The main victims of this development are children and young people who have a complicated learning biography and are in urgent need of specific support embedded in a binding relationship, instead of being placed in whitewashed inclusion settings that are hardly ever subject to independent scrutiny: “But children are not laboratory animals. Where animal experiments are quite rightly discussed, human experiments should be taboo all the more. For these children with special needs have not only learned less in real life, but have experienced failure.” (p. 125) This is an accusation that today’s educational leaders must face.  Especially in Switzerland, they must also disclose with what aim they have subjected our elementary school, which has its genesis in the social-historical development towards direct democracy and has also created the conditions for this, to these reform processes. “Those who bluster about educational reforms and educational revolutions of all kinds must always allow themselves to be asked what progress in education and upbringing is actually supposed to be.” (p. 131)
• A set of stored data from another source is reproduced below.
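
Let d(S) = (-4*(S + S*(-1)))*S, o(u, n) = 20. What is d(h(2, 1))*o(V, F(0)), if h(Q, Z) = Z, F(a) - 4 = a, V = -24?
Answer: 0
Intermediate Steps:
F(a) = 4 + a
d(S) = 0 (d(S) = (-4*(S - S))*S = (-4*0)*S = 0*S = 0)
d(h(2, 1))*o(V, F(0)) = 0*20 = 0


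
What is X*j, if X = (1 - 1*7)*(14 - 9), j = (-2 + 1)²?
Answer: -30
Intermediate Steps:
j = 1 (j = (-1)² = 1)
X = -30 (X = (1 - 7)*5 = -6*5 = -30)
X*j = -30*1 = -30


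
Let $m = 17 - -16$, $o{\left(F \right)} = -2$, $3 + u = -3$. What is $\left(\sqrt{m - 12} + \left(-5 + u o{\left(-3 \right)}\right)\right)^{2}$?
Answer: $\left(7 + \sqrt{21}\right)^{2} \approx 134.16$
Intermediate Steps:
$u = -6$ ($u = -3 - 3 = -6$)
$m = 33$ ($m = 17 + 16 = 33$)
$\left(\sqrt{m - 12} + \left(-5 + u o{\left(-3 \right)}\right)\right)^{2} = \left(\sqrt{33 - 12} - -7\right)^{2} = \left(\sqrt{21} + \left(-5 + 12\right)\right)^{2} = \left(\sqrt{21} + 7\right)^{2} = \left(7 + \sqrt{21}\right)^{2}$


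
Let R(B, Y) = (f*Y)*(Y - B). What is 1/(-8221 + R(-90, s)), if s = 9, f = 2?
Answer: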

“There is a push for renaissance”

For teachers, the renaissance of school is linked to the question of meaning, as Krautz notes: “The question of meaning, what can what I teach actually mean for people, is something I have to ask myself first of all as a teacher. Then I will have the right attitude towards teaching and can design lessons in such a way that they contain possible answers to the question of meaning.” (p. 101) What Jochen Krautz captures in his book in an easy-to-read, condensed form are the fundamental pedagogical pillars of every educational process. They must once again become the basis of educational concepts. The book is recommended reading for all those honestly interested in pedagogical, contemporary historical, political and human issues. Then it is justified to believe in “the spectre of pedagogical hope”, which the author addresses in his last chapter: “It does not urge revolution, but renaissance.” (p. 137)  •



* Jochen Krautz, Professor Dr, Professor for Art Education at the Bergisch University of Wuppertal; President of the Society for Education and Knowledge; main fields of work: art education and art didactics, general education and education policy.